I was watching Netflix and all of a sudden it switched back to youtube. I was on YouTube before then I switched to Netflix and after awhile it switched back. Why did it chang on me? Did the Netflix app crash?


----------



## steve32mids (Jun 27, 2012)

goto to the lg website find your model no and check for firmware updates for the tv.

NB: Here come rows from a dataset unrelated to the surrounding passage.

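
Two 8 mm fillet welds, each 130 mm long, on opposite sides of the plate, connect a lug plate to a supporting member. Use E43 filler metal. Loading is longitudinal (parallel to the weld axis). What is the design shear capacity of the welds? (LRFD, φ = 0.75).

φR_n ≈ 285 kN

E43XX → F_EXX = 430 MPa.
Effective throat t_e = 0.707 × 8 = 5.656 mm.
Total length L = 260 mm; A_we = 5.656 × 260 = 1471 mm².
F_nw = 0.6 F_EXX = 0.6 × 430 = 258 MPa.
φR_n = 0.75 × 258 × 1471 × 10⁻³ = 284.6 kN.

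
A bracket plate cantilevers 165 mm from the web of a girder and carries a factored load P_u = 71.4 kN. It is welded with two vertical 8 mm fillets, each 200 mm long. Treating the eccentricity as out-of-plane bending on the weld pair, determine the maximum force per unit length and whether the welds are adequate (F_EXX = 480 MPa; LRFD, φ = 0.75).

L_w = 2 × 200 = 400 mm; section modulus (unit throat) S = 2 × L²/6 = 13330 mm².
Direct shear f_v = P/L_w = 71.4×10³/400 = 178.5 N/mm.
Moment M = P × e = 71.4×10³ × 165 = 11781000 N·mm; bending f_b = M/S = 883.6 N/mm.
f_max = √(f_v² + f_b²) = √(178.5² + 883.6²) = 901.4 N/mm.
φr_n = 0.75 × 0.6 × 480 × (0.707 × 8) = 1222 N/mm → adequate.

f_max ≈ 901 N/mm; adequate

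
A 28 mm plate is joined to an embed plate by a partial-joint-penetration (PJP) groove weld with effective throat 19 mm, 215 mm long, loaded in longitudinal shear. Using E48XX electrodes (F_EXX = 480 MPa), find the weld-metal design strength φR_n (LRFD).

Effective throat (given) t_e = 19 mm.
A_we = 19 × 215 = 4085 mm².
F_nw = 0.6 F_EXX = 288 MPa.
φR_n = 0.75 × 288 × 4085 × 10⁻³ = 882.4 kN.

φR_n ≈ 882 kN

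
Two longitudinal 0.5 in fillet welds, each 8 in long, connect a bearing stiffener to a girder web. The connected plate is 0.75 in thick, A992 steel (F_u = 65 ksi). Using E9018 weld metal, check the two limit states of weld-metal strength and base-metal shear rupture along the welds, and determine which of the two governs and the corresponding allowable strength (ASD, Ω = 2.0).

R_n/Ω ≈ 153 kip (weld metal governs)

E90XX → F_EXX = 90 ksi.
t_e = 0.707 × 0.5 = 0.3535 in; L = 16 in.
Weld metal: R_n/Ω = (1/2.0) × 0.6 × 90 × 0.3535 × 16 = 152.7 kip.
Base metal (shear rupture): R_n/Ω = (1/2.0) × 0.6 × 65 × 0.75 × 16 = 234 kip.
Governing: weld metal.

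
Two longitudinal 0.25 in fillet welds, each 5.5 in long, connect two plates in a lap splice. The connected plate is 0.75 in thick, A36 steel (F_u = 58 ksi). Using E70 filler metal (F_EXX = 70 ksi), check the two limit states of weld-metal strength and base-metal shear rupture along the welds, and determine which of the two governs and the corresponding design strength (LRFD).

t_e = 0.707 × 0.25 = 0.1767 in; L = 11 in.
Weld metal: φR_n = 0.75 × 0.6 × 70 × 0.1767 × 11 = 61.24 kips.
Base metal (shear rupture): φR_n = 0.75 × 0.6 × 58 × 0.75 × 11 = 215.3 kips.
Governing: weld metal.

φR_n ≈ 61.2 kips (weld metal governs)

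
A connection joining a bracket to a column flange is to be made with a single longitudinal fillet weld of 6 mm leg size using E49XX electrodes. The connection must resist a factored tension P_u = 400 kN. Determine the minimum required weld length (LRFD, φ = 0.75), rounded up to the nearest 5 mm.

E49XX → F_EXX = 490 MPa.
Throat t_e = 0.707 × 6 = 4.242 mm.
φr_n = 0.75 × 0.6 × 490 × 4.242 × 10⁻³ = 0.9354 kN/mm.
L_req = P_u / φr_n = 400 / 0.9354 = 427.6 mm total.
Round up → use L = 430 mm.

L = 430 mm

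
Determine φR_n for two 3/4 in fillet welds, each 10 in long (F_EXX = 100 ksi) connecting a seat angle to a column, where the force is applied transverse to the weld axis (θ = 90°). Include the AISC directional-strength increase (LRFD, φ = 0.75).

φR_n ≈ 716 kip

t_e = 0.707 × 0.75 = 0.5302 in; A_we = 0.5302 × 20 = 10.61 in².
Directional factor: 1.0 + 0.5 sin^1.5(90°) = 1.5.
F_nw = 0.6 × 100 × 1.5 = 90 ksi.
φR_n = 0.75 × 90 × 10.61 = 715.8 kip.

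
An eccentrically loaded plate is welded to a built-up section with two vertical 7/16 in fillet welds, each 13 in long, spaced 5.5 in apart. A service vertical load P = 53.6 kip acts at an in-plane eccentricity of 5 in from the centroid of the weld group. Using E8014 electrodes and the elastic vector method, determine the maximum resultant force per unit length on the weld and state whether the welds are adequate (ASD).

E80XX → F_EXX = 80 ksi.
Total weld length L_w = 26 in. Treat welds as unit-width lines.
Polar moment about centroid: J = 2[d³/12 + d(b/2)²] = 2[13³/12 + 13×2.75²] = 562.8 in³.
Direct shear f_v = P/L_w = 53.6 / 26 = 2.062 kip/in (vertical).
Torsion M = P·e = 53.6 × 5 = 268 kip·in.
Critical point at (x, y) = (2.75, 6.5) from centroid. f_tx = M·y/J = 3.095 kip/in; f_ty = M·x/J = 1.31 kip/in.
Resultant f_max = √[f_tx² + (f_v + f_ty)²] = √[3.095² + (2.062 + 1.31)²] = 4.577 kip/in.
Capacity per unit length: r_n/Ω = (1/2.0) × 0.6 × 80 × (0.707 × 0.4375) = 7.423 kip/in.
4.577 ≤ 7.423 → adequate.

f_max ≈ 4.58 kip/in; adequate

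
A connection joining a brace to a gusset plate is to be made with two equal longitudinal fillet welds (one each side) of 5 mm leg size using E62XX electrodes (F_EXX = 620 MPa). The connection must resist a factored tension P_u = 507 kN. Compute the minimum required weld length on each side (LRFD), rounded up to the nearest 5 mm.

Throat t_e = 0.707 × 5 = 3.535 mm.
φr_n = 0.75 × 0.6 × 620 × 3.535 × 10⁻³ = 0.9863 kN/mm.
L_req = P_u / φr_n = 507 / 0.9863 = 514.1 mm total.
Per side: 514.1 / 2 = 257 mm.
Round up → use L = 260 mm on each side.

L = 260 mm on each side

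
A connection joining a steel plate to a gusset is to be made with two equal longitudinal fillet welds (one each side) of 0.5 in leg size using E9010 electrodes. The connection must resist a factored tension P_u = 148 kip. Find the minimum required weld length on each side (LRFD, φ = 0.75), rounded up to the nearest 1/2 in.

L = 5.5 in on each side

E90XX → F_EXX = 90 ksi.
Throat t_e = 0.707 × 0.5 = 0.3535 in.
φr_n = 0.75 × 0.6 × 90 × 0.3535 = 14.32 kip/in.
L_req = P_u / φr_n = 148 / 14.32 = 10.34 in total.
Per side: 10.34 / 2 = 5.169 in.
Round up → use L = 5.5 in on each side.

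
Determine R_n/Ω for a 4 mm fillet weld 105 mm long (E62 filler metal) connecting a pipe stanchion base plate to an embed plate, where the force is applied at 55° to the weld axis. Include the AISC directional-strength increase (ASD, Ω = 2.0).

E62XX → F_EXX = 620 MPa.
t_e = 0.707 × 4 = 2.828 mm; A_we = 2.828 × 105 = 296.9 mm².
Directional factor: 1.0 + 0.5 sin^1.5(55°) = 1.371.
F_nw = 0.6 × 620 × 1.371 = 509.9 MPa.
R_n/Ω = (509.9 × 296.9) / 2.0 × 10⁻³ = 75.7 kN.

R_n/Ω ≈ 75.7 kN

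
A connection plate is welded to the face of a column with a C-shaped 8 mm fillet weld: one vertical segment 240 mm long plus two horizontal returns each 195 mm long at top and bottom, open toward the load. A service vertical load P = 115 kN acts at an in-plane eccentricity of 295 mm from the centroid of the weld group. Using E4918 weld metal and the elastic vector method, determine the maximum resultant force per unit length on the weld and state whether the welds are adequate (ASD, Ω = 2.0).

f_max ≈ 795 N/mm; adequate

E49XX → F_EXX = 490 MPa.
Total weld length L_w = 630 mm. Treat welds as unit-width lines.
Centroid: x̄ = 2×195×97.5 / 630 = 60.36 mm from the vertical weld.
Polar moment about centroid: J = I_x + I_y = [240³/12 + 2×195×120²] + [240×60.36² + 2(195³/12 + 195×37.14²)] = 9416000 mm³.
Direct shear f_v = P/L_w = 115×10³ / 630 = 182.5 N/mm (vertical).
Torsion M = P·e = 115×10³ × 295 = 33925000 N·mm.
Critical point at (x, y) = (134.6, 120) from centroid. f_tx = M·y/J = 432.3 N/mm; f_ty = M·x/J = 485.1 N/mm.
Resultant f_max = √[f_tx² + (f_v + f_ty)²] = √[432.3² + (182.5 + 485.1)²] = 795.4 N/mm.
Capacity per unit length: r_n/Ω = (1/2.0) × 0.6 × 490 × (0.707 × 8) = 831.4 N/mm.
795.4 ≤ 831.4 → adequate.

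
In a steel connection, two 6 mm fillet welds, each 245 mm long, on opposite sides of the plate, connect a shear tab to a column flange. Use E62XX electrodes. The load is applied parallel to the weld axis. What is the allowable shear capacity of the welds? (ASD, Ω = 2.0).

E62XX → F_EXX = 620 MPa.
Effective throat t_e = 0.707 × 6 = 4.242 mm.
Total length L = 490 mm; A_we = 4.242 × 490 = 2079 mm².
F_nw = 0.6 F_EXX = 0.6 × 620 = 372 MPa.
R_n = 372 × 2079 × 10⁻³ = 773.2 kN; R_n/Ω = 773.2/2.0 = 386.6 kN.

R_n/Ω ≈ 387 kN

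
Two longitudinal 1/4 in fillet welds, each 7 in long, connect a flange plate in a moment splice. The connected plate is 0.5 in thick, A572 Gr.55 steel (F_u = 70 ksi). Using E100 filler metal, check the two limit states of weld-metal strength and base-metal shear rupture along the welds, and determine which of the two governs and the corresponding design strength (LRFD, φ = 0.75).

E100XX → F_EXX = 100 ksi.
t_e = 0.707 × 0.25 = 0.1767 in; L = 14 in.
Weld metal: φR_n = 0.75 × 0.6 × 100 × 0.1767 × 14 = 111.4 kips.
Base metal (shear rupture): φR_n = 0.75 × 0.6 × 70 × 0.5 × 14 = 220.5 kips.
Governing: weld metal.

φR_n ≈ 111 kips (weld metal governs)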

once installed load the netflix app and see if you have the same issues.


----------



## DBR70 (Sep 7, 2014)

How do I find the model number on the TV? I can not look on the back I'm blind in one eye and have glaucoma in the left. Is the number in the manual?


----------



## DBR70 (Sep 7, 2014)

Ok, now it's just buffering a lot as if bad internet. It was raining the past few days. But Youtube videos stream better, but then again they always stream better on the computer. But on the LG, Netflix would stream great. But I don't watch it very often so why knows, it may just be bad internet. But we thisis LG for 2 and half years and never updated, maybe it's high time. I'll check anyway. I found the model number by hitting mute 3 fast times in a row. That was easy.


----------



## DBR70 (Sep 7, 2014)

Ok the model number is 55UB8500-UA. But I could not find anything about a firmware update in the manual handbook or the onscreen manual and on the site, i put in the model number and it says "Please choose an item from the list below" and it seems to show 5 devices 
Windows monitor drivers
LG mobile drivers
LG PC suite
LG bridge
Smart share
I'm confused, are those devices or features on my LG because the last 2 seems to be. But I'm not seeing any links to any firmware updates.
I'm very confused,


----------



## steve32mids (Jun 27, 2012)

on your tv

Go to Settings > General > About This TV and press [CHECK FOR UPDATES]

If the latest software version is available,
[DOWNLOAD AND INSTALL] will be displayed.

Start the software update.

Manually download from pc on to usb device if the above fails

LG 55UB8500 Support: Manuals, Warranty & More | LG U.S.A


----------